Ammonia-Hydrogen Energy Storage Highlighted in Australia
By Stephen H. Crolius on December 07, 2017
A new report from Australia identifies ammonia as a key part of a hydrogen-based high-volume energy storage system. On November 20, Australia’s Council of Learned Academies (ACOLA) and its Chief Scientist released “The Role of Energy Storage in Australia’s Future Energy Supply Mix.” In addition to hydrogen, the report covers pumped hydro, batteries, compressed air, and thermal systems. Its rationale for including ammonia is starkly simple: “Hydrogen gas is difficult to transport due to its low density; instead, it is proposed that hydrogen is converted to ammonia for transport, and then converted back to hydrogen for use.” Although an ultimate ranking of energy storage options is not provided, the hydrogen-ammonia combination arguably emerges as the best option in terms of economics, environmental and social impact, and deployability.
The 158-page document “is the first in a series of ‘horizon scanning’ reports,” according to an ACOLA press release. “By working closely with the Office of the Chief Scientist ACOLA aims to present evidence-based reports on key issues to the Prime Minister’s Commonwealth Science Council to inform policy making and identify opportunities.”
The proximate motivation for the report is a circumstance familiar to all jurisdictions that commit to strong renewable electricity targets: when electricity supply is subject to significant variability and demand must be met constantly and completely, it is advantageous to integrate energy storage. The report’s objective is to study “the transformative role that energy storage may play in Australia’s energy systems; future economic opportunities and challenges; and current state of, and future trends in, energy storage technologies and their underpinning sciences.” It addresses two broad dimensions for each energy storage method: what are its essential characteristics and what factors should be considered in evaluating its fitness for large-scale implementation.
Economics are included in the essential characterization of the energy storage methods, with the “levelized cost of storage” (LCOS) provided as the key metric. LCOS is analogous to the levelized cost of electricity in conventional utility-sector analyses in that it comprehends capital costs, fixed and variable operating costs, and system efficiency. Hydrogen is shown to have a highly competitive LCOS. According to a bar chart included in the text, the cost of pumped hydro falls in a range between A$360 and 530 per round-trip MWh, depending on geographic location. The cost of hydrogen in a “power-to-gas” scenario is about A$460. The least costly battery technology, lithium ion, comes in at approximately A$540. Compressed air and thermal storage systems are not included in the analysis. Although pumped hydro in a favorable location had the lowest LCOS, the report acknowledges that siting of such facilities is constrained by both “geology and water availability.” The comparison’s clear implication is that, save for the situations when these factors are in favorable alignment, hydrogen-based energy storage will be the lowest-cost option.

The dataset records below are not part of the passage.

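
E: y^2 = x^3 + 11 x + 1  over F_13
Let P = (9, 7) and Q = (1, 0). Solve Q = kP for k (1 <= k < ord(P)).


Enumerate multiples of P until we hit Q = (1, 0):
  1P = (9, 7)
  2P = (5, 8)
  3P = (8, 9)
  4P = (0, 1)
  5P = (3, 10)
  6P = (11, 7)
  7P = (6, 6)
  8P = (1, 0)
Match found at i = 8.

k = 8


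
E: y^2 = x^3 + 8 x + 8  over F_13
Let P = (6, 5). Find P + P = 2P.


Doubling: s = (3 x1^2 + a) / (2 y1)
s = (3*6^2 + 8) / (2*5) mod 13 = 9
x3 = s^2 - 2 x1 mod 13 = 9^2 - 2*6 = 4
y3 = s (x1 - x3) - y1 mod 13 = 9 * (6 - 4) - 5 = 0

2P = (4, 0)


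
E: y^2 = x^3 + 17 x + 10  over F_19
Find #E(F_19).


For each x in F_19, count y with y^2 = x^3 + 17 x + 10 mod 19:
  x = 1: RHS = 9, y in [3, 16]  -> 2 point(s)
  x = 4: RHS = 9, y in [3, 16]  -> 2 point(s)
  x = 5: RHS = 11, y in [7, 12]  -> 2 point(s)
  x = 6: RHS = 5, y in [9, 10]  -> 2 point(s)
  x = 7: RHS = 16, y in [4, 15]  -> 2 point(s)
  x = 12: RHS = 4, y in [2, 17]  -> 2 point(s)
  x = 14: RHS = 9, y in [3, 16]  -> 2 point(s)
  x = 15: RHS = 11, y in [7, 12]  -> 2 point(s)
  x = 17: RHS = 6, y in [5, 14]  -> 2 point(s)
  x = 18: RHS = 11, y in [7, 12]  -> 2 point(s)
Affine points: 20. Add the point at infinity: total = 21.

#E(F_19) = 21


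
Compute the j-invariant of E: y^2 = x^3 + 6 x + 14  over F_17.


Delta = -16(4 a^3 + 27 b^2) mod 17 = 2
-1728 * (4 a)^3 = -1728 * (4*6)^3 mod 17 = 1
j = 1 * 2^(-1) mod 17 = 9

j = 9 (mod 17)


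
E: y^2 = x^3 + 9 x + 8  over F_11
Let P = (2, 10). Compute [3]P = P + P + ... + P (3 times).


k = 3 = 11_2 (binary, LSB first: 11)
Double-and-add from P = (2, 10):
  bit 0 = 1: acc = O + (2, 10) = (2, 10)
  bit 1 = 1: acc = (2, 10) + (10, 8) = (8, 8)

3P = (8, 8)


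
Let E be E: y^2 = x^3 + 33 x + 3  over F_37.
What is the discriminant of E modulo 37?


4 a^3 + 27 b^2 = 4*33^3 + 27*3^2 = 143748 + 243 = 143991
Delta = -16 * (143991) = -2303856
Delta mod 37 = 23

Delta = 23 (mod 37)


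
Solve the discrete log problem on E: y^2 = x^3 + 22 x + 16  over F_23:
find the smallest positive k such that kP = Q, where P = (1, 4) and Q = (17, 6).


Enumerate multiples of P until we hit Q = (17, 6):
  1P = (1, 4)
  2P = (11, 5)
  3P = (14, 20)
  4P = (17, 17)
  5P = (0, 4)
  6P = (22, 19)
  7P = (16, 5)
  8P = (15, 15)
  9P = (19, 18)
  10P = (9, 0)
  11P = (19, 5)
  12P = (15, 8)
  13P = (16, 18)
  14P = (22, 4)
  15P = (0, 19)
  16P = (17, 6)
Match found at i = 16.

k = 16


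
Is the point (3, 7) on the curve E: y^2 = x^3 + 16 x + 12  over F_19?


Check whether y^2 = x^3 + 16 x + 12 (mod 19) for (x, y) = (3, 7).
LHS: y^2 = 7^2 mod 19 = 11
RHS: x^3 + 16 x + 12 = 3^3 + 16*3 + 12 mod 19 = 11
LHS = RHS

Yes, on the curve


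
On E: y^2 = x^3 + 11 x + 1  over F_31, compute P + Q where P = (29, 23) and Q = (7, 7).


P != Q, so use the chord formula.
s = (y2 - y1) / (x2 - x1) = (15) / (9) mod 31 = 12
x3 = s^2 - x1 - x2 mod 31 = 12^2 - 29 - 7 = 15
y3 = s (x1 - x3) - y1 mod 31 = 12 * (29 - 15) - 23 = 21

P + Q = (15, 21)


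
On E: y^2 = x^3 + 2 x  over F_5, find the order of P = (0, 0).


Compute successive multiples of P until we hit O:
  1P = (0, 0)
  2P = O

ord(P) = 2


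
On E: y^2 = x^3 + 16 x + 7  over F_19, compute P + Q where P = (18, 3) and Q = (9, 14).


P != Q, so use the chord formula.
s = (y2 - y1) / (x2 - x1) = (11) / (10) mod 19 = 3
x3 = s^2 - x1 - x2 mod 19 = 3^2 - 18 - 9 = 1
y3 = s (x1 - x3) - y1 mod 19 = 3 * (18 - 1) - 3 = 10

P + Q = (1, 10)


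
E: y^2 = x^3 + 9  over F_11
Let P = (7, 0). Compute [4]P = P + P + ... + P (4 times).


k = 4 = 100_2 (binary, LSB first: 001)
Double-and-add from P = (7, 0):
  bit 0 = 0: acc unchanged = O
  bit 1 = 0: acc unchanged = O
  bit 2 = 1: acc = O + O = O

4P = O


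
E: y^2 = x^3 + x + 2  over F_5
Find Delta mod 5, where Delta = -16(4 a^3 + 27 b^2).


4 a^3 + 27 b^2 = 4*1^3 + 27*2^2 = 4 + 108 = 112
Delta = -16 * (112) = -1792
Delta mod 5 = 3

Delta = 3 (mod 5)


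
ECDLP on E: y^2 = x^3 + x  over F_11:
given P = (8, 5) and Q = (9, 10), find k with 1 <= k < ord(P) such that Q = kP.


Enumerate multiples of P until we hit Q = (9, 10):
  1P = (8, 5)
  2P = (9, 1)
  3P = (10, 3)
  4P = (5, 3)
  5P = (7, 3)
  6P = (0, 0)
  7P = (7, 8)
  8P = (5, 8)
  9P = (10, 8)
  10P = (9, 10)
Match found at i = 10.

k = 10


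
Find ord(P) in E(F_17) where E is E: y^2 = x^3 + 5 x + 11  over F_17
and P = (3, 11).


Compute successive multiples of P until we hit O:
  1P = (3, 11)
  2P = (3, 6)
  3P = O

ord(P) = 3


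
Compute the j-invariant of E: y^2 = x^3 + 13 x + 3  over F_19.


Delta = -16(4 a^3 + 27 b^2) mod 19 = 18
-1728 * (4 a)^3 = -1728 * (4*13)^3 mod 19 = 8
j = 8 * 18^(-1) mod 19 = 11

j = 11 (mod 19)


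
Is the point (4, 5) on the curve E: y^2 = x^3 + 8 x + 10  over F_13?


Check whether y^2 = x^3 + 8 x + 10 (mod 13) for (x, y) = (4, 5).
LHS: y^2 = 5^2 mod 13 = 12
RHS: x^3 + 8 x + 10 = 4^3 + 8*4 + 10 mod 13 = 2
LHS != RHS

No, not on the curve


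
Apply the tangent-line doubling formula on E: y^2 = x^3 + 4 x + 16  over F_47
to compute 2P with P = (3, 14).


Doubling: s = (3 x1^2 + a) / (2 y1)
s = (3*3^2 + 4) / (2*14) mod 47 = 33
x3 = s^2 - 2 x1 mod 47 = 33^2 - 2*3 = 2
y3 = s (x1 - x3) - y1 mod 47 = 33 * (3 - 2) - 14 = 19

2P = (2, 19)


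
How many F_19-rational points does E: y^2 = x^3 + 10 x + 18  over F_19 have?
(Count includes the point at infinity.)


For each x in F_19, count y with y^2 = x^3 + 10 x + 18 mod 19:
  x = 6: RHS = 9, y in [3, 16]  -> 2 point(s)
  x = 9: RHS = 1, y in [1, 18]  -> 2 point(s)
  x = 10: RHS = 16, y in [4, 15]  -> 2 point(s)
  x = 12: RHS = 4, y in [2, 17]  -> 2 point(s)
  x = 15: RHS = 9, y in [3, 16]  -> 2 point(s)
  x = 17: RHS = 9, y in [3, 16]  -> 2 point(s)
  x = 18: RHS = 7, y in [8, 11]  -> 2 point(s)
Affine points: 14. Add the point at infinity: total = 15.

#E(F_19) = 15


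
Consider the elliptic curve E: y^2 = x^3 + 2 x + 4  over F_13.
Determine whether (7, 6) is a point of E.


Check whether y^2 = x^3 + 2 x + 4 (mod 13) for (x, y) = (7, 6).
LHS: y^2 = 6^2 mod 13 = 10
RHS: x^3 + 2 x + 4 = 7^3 + 2*7 + 4 mod 13 = 10
LHS = RHS

Yes, on the curve


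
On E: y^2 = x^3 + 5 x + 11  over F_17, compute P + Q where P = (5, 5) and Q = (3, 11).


P != Q, so use the chord formula.
s = (y2 - y1) / (x2 - x1) = (6) / (15) mod 17 = 14
x3 = s^2 - x1 - x2 mod 17 = 14^2 - 5 - 3 = 1
y3 = s (x1 - x3) - y1 mod 17 = 14 * (5 - 1) - 5 = 0

P + Q = (1, 0)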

It should be noted that in the power-to-gas scenario used for the LCOS calculation, the gas is methane rather than ammonia. This is because the primary source for economic data on this method is a survey paper published in 2014 that compiled the results of primary papers whose focus was the combination of electrolytic hydrogen with carbon dioxide. The report does not speculate about the economics of power-to-gas with ammonia as the intermediate species. However, the power-to-fuel-to-power (PFP) index developed by the Grader Research Group at the Technion Israel Institute of Technology sheds light on this question. In a 2016 paper, Grader and his collaborators showed that ammonia has a higher PFP score than methane, with 35% of the input energy available at the final combustion event for an ammonia-based system vs. 31% for methane. This suggests that the cost of an ammonia-based system will likely be lower than the cost of a CO2-based system.
On the fitness dimension, the ACOLA report considers both environmental and social impacts. The hydrogen option lands in the middle of the rankings with concerns expressed in four areas:
- “Lifetime energy efficiency,” based on cumulative processing-step energy losses
- “GHG emissions,” although the “concern” cited in this regard seems to be a positive rather than a negative factor (“the flexibility of hydrogen in terms of end-use could support the decarbonisation of heat, power, transport and industrial processes”)
- “Supply chain criticality,” based on the use of platinum in PEM electrolyzers
- “Health and safety,” based on the properties of hydrogen (ammonia’s profile as a hazardous material is not mentioned)
In an email, Brett Cooper, co-founder of Renewable Hydrogen Pty Ltd. (cited in the report for its efforts to develop a “pilot plant to generate solar energy” in Western Australia), said that he spoke with the Chief Scientist, Alan Finkel, at the report’s launch event in Canberra. Finkel confirmed that he is “very interested” in ammonia energy, seeing it as a contributor to “potentially an important new export industry for Australia.”
This theme is highlighted in the report’s executive summary:
“Chemical storage is identified as a potential major new export opportunity as countries such as Japan and Korea embrace hydrogen energy. Australia is already committed to supply hydrogen to Japan, but this will be produced using coal. There are opportunities to use our solar energy resources to produce and export renewable hydrogen and ammonia, enabling growth of a new industry.”